Sosialisasi dalam bentuk edukasi tersebut diharapkan dapat mengoptimalisasi anak sebagai pelopor dan pelapor dalam pencegahan perkawinan anak. Femmy juga berharap agar webinar tersebut dapat meyakinkan anak bahwa mereka belum pantas menikah di usia anak, karena masa depan mereka sebagai Generasi Emas yang cemerlang lebih penting daripada menikah.
Deputi Femmy mengatakan, Kemenko PMK bersama K/L terkait dan mitra pembangunan akan terus berupaya mencegah perkawianan anak dan akan lebih menggencarkan sosialisasi pencegahan perkawinan anak kepada masyarakat luas setelah sosilasisasi kepada anak. Sosialisasi tersebut akan dilakukan bersama dengan Kementerian/Lembaga, Mitra Pembangunan dan Organisasi Keagamaan.
"Kemenko PMK merencanakan untuk melakukan soaisalisasi kepada lingkungan terdekat anak, yaitu kepada orangtua dan masyarakat, termasuk kepada tokoh agama, tokoh masyarakat, tokoh adat agar lebih memahami batas usia perkawinan dan memahami dampak buruk akibat perkawinan anak," pungkasnya.
Baca juga: Kementerian PPPA Luncurkan Program SRA, Ajak Masyarakat Cegah Perkawinan Anak
Sebagai informasi, kasus perkawinan anak terjadi pada Seorang siswi Sekolah Menengah Pertama Negeri (SMPN) 01 Namrole, Buru Selatan, Maluku dinikahkan oleh ayahnya yang merupakan Ketua Majelis Ulama Indonesia (MUI) Buru Selatan. Bahkan, pernikahan yang tidak resmi itu turut dihadiri oleh Kepala KUA. Kasus ini menuai kontroversi dan menjadi sorotan banyak pihak.
Imbas dari kasus ini, para pelajar SMP Negeri 01 Namrole menggelar aksi di depan kantor urusan agama dan kantor Bupati Buru Selatan. Mereka memprotes pernikahan anak yang dialami oleh teman mereka pelajar yang masih berusia 15 tahun. Dengan didampingi para guru, siswa-siswi ini menuntut perlindungan hak mereka sebagai anak dari tindakan orangtua yang belum memahami hak anak dan perlindungan anak.
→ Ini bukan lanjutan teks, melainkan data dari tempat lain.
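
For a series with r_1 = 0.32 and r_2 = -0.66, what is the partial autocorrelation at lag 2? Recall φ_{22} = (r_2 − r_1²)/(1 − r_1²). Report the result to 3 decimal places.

-0.849

φ_{22} = (r_2 − r_1²) / (1 − r_1²)
r_1² = (0.32)² = 0.1024
Numerator = -0.66 − 0.1024 = -0.7624; denominator = 1 − 0.1024 = 0.8976
φ_{22} = -0.7624 / 0.8976 = -0.849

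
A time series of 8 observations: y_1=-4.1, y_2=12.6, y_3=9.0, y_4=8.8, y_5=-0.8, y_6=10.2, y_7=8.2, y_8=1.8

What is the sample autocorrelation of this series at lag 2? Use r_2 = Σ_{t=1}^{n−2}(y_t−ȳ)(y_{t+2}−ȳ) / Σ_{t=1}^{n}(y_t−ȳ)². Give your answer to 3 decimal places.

-0.211

Mean ȳ = (-4.1 + 12.6 + 9.0 + 8.8 − 0.8 + 10.2 + 8.2 + 1.8)/8 = 5.7125
Numerator Σ_{t=1}^{6}(y_t−ȳ)(y_{t+2}−ȳ) = -52.3053
Denominator Σ(y_t−ȳ)² = 248.1088
r_2 = -52.3053 / 248.1088 = -0.211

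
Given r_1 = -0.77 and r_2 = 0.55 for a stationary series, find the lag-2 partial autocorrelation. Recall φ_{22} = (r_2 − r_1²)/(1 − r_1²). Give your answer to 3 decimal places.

φ_{22} = (r_2 − r_1²) / (1 − r_1²)
r_1² = (-0.77)² = 0.5929
Numerator = 0.55 − 0.5929 = -0.0429; denominator = 1 − 0.5929 = 0.4071
φ_{22} = -0.0429 / 0.4071 = -0.105

-0.105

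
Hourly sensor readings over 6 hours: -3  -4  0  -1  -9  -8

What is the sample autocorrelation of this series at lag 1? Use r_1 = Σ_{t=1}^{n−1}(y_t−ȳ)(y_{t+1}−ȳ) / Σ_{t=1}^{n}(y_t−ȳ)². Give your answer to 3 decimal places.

0.259

Mean ȳ = (-3 − 4 + 0 − 1 − 9 − 8)/6 = -4.1667
Deviations from mean: 1.1667, 0.1667, 4.1667, 3.1667, -4.8333, -3.8333
Σ(y_t−ȳ)(y_{t+1}−ȳ) = (0.1944) + (0.6944) + (13.1944) + (-15.3056) + (18.5278) = 17.3056
Denominator Σ(y_t−ȳ)² = 66.8333
r_1 = 17.3056 / 66.8333 = 0.259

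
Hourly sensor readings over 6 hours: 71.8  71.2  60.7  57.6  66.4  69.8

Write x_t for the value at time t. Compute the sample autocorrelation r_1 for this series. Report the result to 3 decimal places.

0.272

Mean x̄ = (71.8 + 71.2 + 60.7 + 57.6 + 66.4 + 69.8)/6 = 66.2500
Σ(x_t−x̄)(x_{t+1}−x̄) = (27.4725) + (-27.4725) + (48.0075) + (-1.2975) + (0.5325) = 47.2425
Denominator Σ(x_t−x̄)² = 173.5550
r_1 = 47.2425 / 173.5550 = 0.272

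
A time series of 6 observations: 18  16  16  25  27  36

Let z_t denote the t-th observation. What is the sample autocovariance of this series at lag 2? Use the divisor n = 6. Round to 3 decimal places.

3.167

Mean z̄ = (18 + 16 + 16 + 25 + 27 + 36)/6 = 23.0000
Deviations: -5.0000, -7.0000, -7.0000, 2.0000, 4.0000, 13.0000
Σ_{t=1}^{4}(z_t−z̄)(z_{t+2}−z̄) = 19.0000
γ_2 = 19.0000 / 6 = 3.167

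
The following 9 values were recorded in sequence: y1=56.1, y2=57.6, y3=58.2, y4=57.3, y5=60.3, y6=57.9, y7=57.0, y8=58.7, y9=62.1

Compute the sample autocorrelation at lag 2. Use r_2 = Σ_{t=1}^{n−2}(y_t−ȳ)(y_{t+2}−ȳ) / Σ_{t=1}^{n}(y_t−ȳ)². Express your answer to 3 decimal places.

Mean ȳ = (56.1 + 57.6 + 58.2 + 57.3 + 60.3 + 57.9 + 57.0 + 58.7 + 62.1)/9 = 58.3556
Σ(y_t−ȳ)(y_{t+2}−ȳ) = (0.3509) + (0.7975) + (-0.3025) + (0.4809) + (-2.6358) + (-0.1569) + (-5.0758) = -6.5417
Denominator Σ(y_t−ȳ)² = 26.7622
r_2 = -6.5417 / 26.7622 = -0.244

-0.244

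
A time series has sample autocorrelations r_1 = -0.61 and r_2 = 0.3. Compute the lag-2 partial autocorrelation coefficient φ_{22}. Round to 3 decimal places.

-0.115

φ_{22} = (r_2 − r_1²) / (1 − r_1²)
r_1² = (-0.61)² = 0.3721
Numerator = 0.3 − 0.3721 = -0.0721; denominator = 1 − 0.3721 = 0.6279
φ_{22} = -0.0721 / 0.6279 = -0.115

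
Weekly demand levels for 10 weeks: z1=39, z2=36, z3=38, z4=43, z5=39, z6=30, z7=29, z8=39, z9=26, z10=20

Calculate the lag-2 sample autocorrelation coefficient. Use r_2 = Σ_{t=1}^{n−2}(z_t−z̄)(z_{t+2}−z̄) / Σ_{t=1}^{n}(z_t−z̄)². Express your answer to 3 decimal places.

-0.108

Mean z̄ = (39 + 36 + 38 + 43 + 39 + 30 + 29 + 39 + 26 + 20)/10 = 33.9000
Numerator Σ_{t=1}^{8}(z_t−z̄)(z_{t+2}−z̄) = -51.6200
Denominator Σ(z_t−z̄)² = 476.9000
r_2 = -51.6200 / 476.9000 = -0.108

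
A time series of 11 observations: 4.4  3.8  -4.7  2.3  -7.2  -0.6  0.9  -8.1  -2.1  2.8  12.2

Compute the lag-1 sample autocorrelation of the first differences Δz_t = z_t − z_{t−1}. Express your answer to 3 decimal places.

-0.344

First differences Δz: -0.6, -8.5, 7.0, -9.5, 6.6, 1.5, -9.0, 6.0, 4.9, 9.4
Mean of differences = 0.7800
Numerator Σ(Δz_t−Δz̄)(Δz_{t+1}−Δz̄) = -165.5684
Denominator Σ(Δz_t−Δz̄)² = 480.9560
r_1(Δz) = -165.5684 / 480.9560 = -0.344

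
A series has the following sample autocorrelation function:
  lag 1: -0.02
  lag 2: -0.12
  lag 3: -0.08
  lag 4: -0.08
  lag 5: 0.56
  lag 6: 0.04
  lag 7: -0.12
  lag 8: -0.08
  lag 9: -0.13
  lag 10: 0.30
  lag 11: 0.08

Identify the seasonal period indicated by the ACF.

The largest autocorrelation is r_5 = 0.56, with a weaker echo at lag 10 (0.30); the remaining lags stay at or below 0.08.
The dominant spike at lag 5 indicates a seasonal period of 5.

5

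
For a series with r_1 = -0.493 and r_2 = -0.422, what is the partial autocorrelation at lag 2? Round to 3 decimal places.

-0.879

φ_{22} = (r_2 − r_1²) / (1 − r_1²)
r_1² = (-0.493)² = 0.243049
Numerator = -0.422 − 0.2430 = -0.6650; denominator = 1 − 0.2430 = 0.7570
φ_{22} = -0.6650 / 0.7570 = -0.879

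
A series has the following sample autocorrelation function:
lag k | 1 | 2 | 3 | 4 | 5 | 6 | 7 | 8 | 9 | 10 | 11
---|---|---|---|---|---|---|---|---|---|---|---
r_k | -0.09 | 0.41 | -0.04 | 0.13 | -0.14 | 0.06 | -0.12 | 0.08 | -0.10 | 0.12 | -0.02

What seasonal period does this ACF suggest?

2

The largest autocorrelation is r_2 = 0.41; the remaining lags stay at or below 0.13.
The dominant spike at lag 2 indicates a seasonal period of 2.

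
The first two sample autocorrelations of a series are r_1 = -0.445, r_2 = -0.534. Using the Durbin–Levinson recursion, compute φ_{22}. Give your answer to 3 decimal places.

-0.913

φ_{22} = (r_2 − r_1²) / (1 − r_1²)
r_1² = (-0.445)² = 0.198025
Numerator = -0.534 − 0.1980 = -0.7320; denominator = 1 − 0.1980 = 0.8020
φ_{22} = -0.7320 / 0.8020 = -0.913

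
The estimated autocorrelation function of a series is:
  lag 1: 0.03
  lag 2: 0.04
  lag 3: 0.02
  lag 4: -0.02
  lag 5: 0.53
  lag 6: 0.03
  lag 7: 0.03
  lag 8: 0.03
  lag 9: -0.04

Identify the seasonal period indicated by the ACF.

The largest autocorrelation is r_5 = 0.53; the remaining lags stay at or below 0.04.
The dominant spike at lag 5 indicates a seasonal period of 5.

5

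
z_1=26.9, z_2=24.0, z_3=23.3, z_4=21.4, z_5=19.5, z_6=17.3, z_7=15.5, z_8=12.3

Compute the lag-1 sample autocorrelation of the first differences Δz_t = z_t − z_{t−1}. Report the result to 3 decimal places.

First differences Δz: -2.9, -0.7, -1.9, -1.9, -2.2, -1.8, -3.2
Mean of differences = -2.0857
Numerator Σ(Δz_t−Δz̄)(Δz_{t+1}−Δz̄) = -1.2088
Denominator Σ(Δz_t−Δz̄)² = 3.9886
r_1(Δz) = -1.2088 / 3.9886 = -0.303

-0.303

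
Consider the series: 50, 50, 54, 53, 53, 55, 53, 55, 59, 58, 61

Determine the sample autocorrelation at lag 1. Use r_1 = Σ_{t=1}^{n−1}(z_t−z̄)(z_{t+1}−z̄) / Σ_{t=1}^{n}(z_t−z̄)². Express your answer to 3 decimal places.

0.523

Mean z̄ = (50 + 50 + 54 + 53 + 53 + 55 + 53 + 55 + 59 + 58 + 61)/11 = 54.6364
Numerator Σ_{t=1}^{10}(z_t−z̄)(z_{t+1}−z̄) = 64.0496
Denominator Σ(z_t−z̄)² = 122.5455
r_1 = 64.0496 / 122.5455 = 0.523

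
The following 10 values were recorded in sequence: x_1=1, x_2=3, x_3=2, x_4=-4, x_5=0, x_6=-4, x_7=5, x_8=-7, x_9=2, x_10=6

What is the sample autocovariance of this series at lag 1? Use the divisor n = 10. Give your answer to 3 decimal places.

-5.496

Mean x̄ = (1 + 3 + 2 − 4 + 0 − 4 + 5 − 7 + 2 + 6)/10 = 0.4000
Σ_{t=1}^{9}(x_t−x̄)(x_{t+1}−x̄) = -54.9600
γ_1 = -54.9600 / 10 = -5.496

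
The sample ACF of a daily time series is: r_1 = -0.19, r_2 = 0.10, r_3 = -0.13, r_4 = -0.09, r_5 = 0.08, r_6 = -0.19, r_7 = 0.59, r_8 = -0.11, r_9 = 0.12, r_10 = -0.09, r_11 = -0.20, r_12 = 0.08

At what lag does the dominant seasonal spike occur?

The largest autocorrelation is r_7 = 0.59; the remaining lags stay at or below 0.12.
The dominant spike at lag 7 indicates a seasonal period of 7.

7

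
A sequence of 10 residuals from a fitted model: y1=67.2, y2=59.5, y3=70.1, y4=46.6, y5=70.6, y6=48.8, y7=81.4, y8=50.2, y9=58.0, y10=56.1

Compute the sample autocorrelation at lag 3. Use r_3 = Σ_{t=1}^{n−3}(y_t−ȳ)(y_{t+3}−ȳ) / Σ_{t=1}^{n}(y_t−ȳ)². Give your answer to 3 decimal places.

Mean ȳ = (67.2 + 59.5 + 70.1 + 46.6 + 70.6 + 48.8 + 81.4 + 50.2 + 58.0 + 56.1)/10 = 60.8500
Σ(y_t−ȳ)(y_{t+3}−ȳ) = (-90.4875) + (-13.1625) + (-111.4625) + (-292.8375) + (-103.8375) + (34.3425) + (-97.6125) = -675.0575
Denominator Σ(y_t−ȳ)² = 1137.4450
r_3 = -675.0575 / 1137.4450 = -0.593

-0.593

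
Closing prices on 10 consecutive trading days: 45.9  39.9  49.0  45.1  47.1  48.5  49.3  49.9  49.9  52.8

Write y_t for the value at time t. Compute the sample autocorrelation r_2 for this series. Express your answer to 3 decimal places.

0.273

Mean ȳ = (45.9 + 39.9 + 49.0 + 45.1 + 47.1 + 48.5 + 49.3 + 49.9 + 49.9 + 52.8)/10 = 47.7400
Numerator Σ_{t=1}^{8}(y_t−ȳ)(y_{t+2}−ȳ) = 30.5088
Denominator Σ(y_t−ȳ)² = 111.7640
r_2 = 30.5088 / 111.7640 = 0.273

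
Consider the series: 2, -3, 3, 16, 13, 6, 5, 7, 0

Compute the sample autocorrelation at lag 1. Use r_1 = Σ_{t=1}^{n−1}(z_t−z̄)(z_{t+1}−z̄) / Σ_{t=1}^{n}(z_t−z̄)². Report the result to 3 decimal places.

Mean z̄ = (2 − 3 + 3 + 16 + 13 + 6 + 5 + 7 + 0)/9 = 5.4444
Numerator Σ_{t=1}^{8}(z_t−z̄)(z_{t+1}−z̄) = 98.4691
Denominator Σ(z_t−z̄)² = 290.2222
r_1 = 98.4691 / 290.2222 = 0.339

0.339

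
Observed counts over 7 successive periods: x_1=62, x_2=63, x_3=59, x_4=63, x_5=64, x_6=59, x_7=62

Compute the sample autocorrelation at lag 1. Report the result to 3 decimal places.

-0.455

Mean x̄ = (62 + 63 + 59 + 63 + 64 + 59 + 62)/7 = 61.7143
Deviations from mean: 0.2857, 1.2857, -2.7143, 1.2857, 2.2857, -2.7143, 0.2857
Σ(x_t−x̄)(x_{t+1}−x̄) = (0.3673) + (-3.4898) + (-3.4898) + (2.9388) + (-6.2041) + (-0.7755) = -10.6531
Denominator Σ(x_t−x̄)² = 23.4286
r_1 = -10.6531 / 23.4286 = -0.455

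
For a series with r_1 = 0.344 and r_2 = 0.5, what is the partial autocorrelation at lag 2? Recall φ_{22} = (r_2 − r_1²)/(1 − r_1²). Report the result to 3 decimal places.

φ_{22} = (r_2 − r_1²) / (1 − r_1²)
r_1² = (0.344)² = 0.118336
Numerator = 0.5 − 0.1183 = 0.3817; denominator = 1 − 0.1183 = 0.8817
φ_{22} = 0.3817 / 0.8817 = 0.433

0.433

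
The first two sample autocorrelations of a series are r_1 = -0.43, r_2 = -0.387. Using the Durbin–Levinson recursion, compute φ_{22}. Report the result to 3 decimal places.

-0.702

φ_{22} = (r_2 − r_1²) / (1 − r_1²)
r_1² = (-0.43)² = 0.1849
Numerator = -0.387 − 0.1849 = -0.5719; denominator = 1 − 0.1849 = 0.8151
φ_{22} = -0.5719 / 0.8151 = -0.702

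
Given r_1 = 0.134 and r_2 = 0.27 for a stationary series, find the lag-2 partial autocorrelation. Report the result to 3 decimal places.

φ_{22} = (r_2 − r_1²) / (1 − r_1²)
r_1² = (0.134)² = 0.017956
Numerator = 0.27 − 0.0180 = 0.2520; denominator = 1 − 0.0180 = 0.9820
φ_{22} = 0.2520 / 0.9820 = 0.257

0.257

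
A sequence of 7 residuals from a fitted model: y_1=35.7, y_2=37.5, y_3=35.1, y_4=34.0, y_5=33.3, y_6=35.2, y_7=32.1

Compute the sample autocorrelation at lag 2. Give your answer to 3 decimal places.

0.063

Mean ȳ = (35.7 + 37.5 + 35.1 + 34.0 + 33.3 + 35.2 + 32.1)/7 = 34.7000
Σ(y_t−ȳ)(y_{t+2}−ȳ) = (0.4000) + (-1.9600) + (-0.5600) + (-0.3500) + (3.6400) = 1.1700
Denominator Σ(y_t−ȳ)² = 18.4600
r_2 = 1.1700 / 18.4600 = 0.063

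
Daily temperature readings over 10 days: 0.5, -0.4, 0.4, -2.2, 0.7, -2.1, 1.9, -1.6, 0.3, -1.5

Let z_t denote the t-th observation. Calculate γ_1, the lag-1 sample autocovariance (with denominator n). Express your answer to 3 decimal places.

-1.357

Mean z̄ = (0.5 − 0.4 + 0.4 − 2.2 + 0.7 − 2.1 + 1.9 − 1.6 + 0.3 − 1.5)/10 = -0.4000
Σ_{t=1}^{9}(z_t−z̄)(z_{t+1}−z̄) = -13.5700
γ_1 = -13.5700 / 10 = -1.357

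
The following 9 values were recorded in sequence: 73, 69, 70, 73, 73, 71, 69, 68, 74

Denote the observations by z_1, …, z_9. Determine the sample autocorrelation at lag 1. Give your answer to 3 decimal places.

Mean z̄ = (73 + 69 + 70 + 73 + 73 + 71 + 69 + 68 + 74)/9 = 71.1111
Numerator Σ_{t=1}^{8}(z_t−z̄)(z_{t+1}−z̄) = -2.5679
Denominator Σ(z_t−z̄)² = 38.8889
r_1 = -2.5679 / 38.8889 = -0.066

-0.066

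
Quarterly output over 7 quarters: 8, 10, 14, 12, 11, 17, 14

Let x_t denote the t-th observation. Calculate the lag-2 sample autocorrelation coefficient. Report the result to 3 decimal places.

Mean x̄ = (8 + 10 + 14 + 12 + 11 + 17 + 14)/7 = 12.2857
Deviations from mean: -4.2857, -2.2857, 1.7143, -0.2857, -1.2857, 4.7143, 1.7143
Numerator Σ_{t=1}^{5}(x_t−x̄)(x_{t+2}−x̄) = -12.4490
Denominator Σ(x_t−x̄)² = 53.4286
r_2 = -12.4490 / 53.4286 = -0.233

-0.233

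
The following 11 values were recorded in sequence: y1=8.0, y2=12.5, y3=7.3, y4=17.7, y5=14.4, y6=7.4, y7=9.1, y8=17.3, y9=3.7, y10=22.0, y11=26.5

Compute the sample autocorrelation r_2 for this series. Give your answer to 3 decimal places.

Mean ȳ = (8.0 + 12.5 + 7.3 + 17.7 + 14.4 + 7.4 + 9.1 + 17.3 + 3.7 + 22.0 + 26.5)/11 = 13.2636
Numerator Σ_{t=1}^{9}(y_t−ȳ)(y_{t+2}−ȳ) = -84.6917
Denominator Σ(y_t−ȳ)² = 495.8255
r_2 = -84.6917 / 495.8255 = -0.171

-0.171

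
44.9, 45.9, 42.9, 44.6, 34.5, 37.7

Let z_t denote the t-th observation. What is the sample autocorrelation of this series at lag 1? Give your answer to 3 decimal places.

0.283

Mean z̄ = (44.9 + 45.9 + 42.9 + 44.6 + 34.5 + 37.7)/6 = 41.7500
Deviations from mean: 3.1500, 4.1500, 1.1500, 2.8500, -7.2500, -4.0500
Σ(z_t−z̄)(z_{t+1}−z̄) = (13.0725) + (4.7725) + (3.2775) + (-20.6625) + (29.3625) = 29.8225
Denominator Σ(z_t−z̄)² = 105.5550
r_1 = 29.8225 / 105.5550 = 0.283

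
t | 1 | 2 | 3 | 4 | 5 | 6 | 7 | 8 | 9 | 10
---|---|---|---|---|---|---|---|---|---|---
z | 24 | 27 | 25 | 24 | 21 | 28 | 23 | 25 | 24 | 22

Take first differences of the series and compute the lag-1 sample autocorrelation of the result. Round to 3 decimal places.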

Baca juga: Di Tengah Pandemi Covid-19 Perkawinan Anak Meningkat
Tindakan para pelajar tersebut menunjukkan bahwa mereka menyadari perkawinan anak belum sepantasnya terjadi pada usia remaja. Para pelajar tersebut sudah bisa dikategorikan sebagai agen perubahan dalam pencegahan perkawinan anak, sebagai pelopor, dan pelapor.
Femmy mengharapkan agar siswi SMP korban perkawinan anak tersebut dapat kembali bersekolah dan tidak ada lagi anak-anak yang dinikahkan oleh orangtuanya dengan berbagai macam alasan.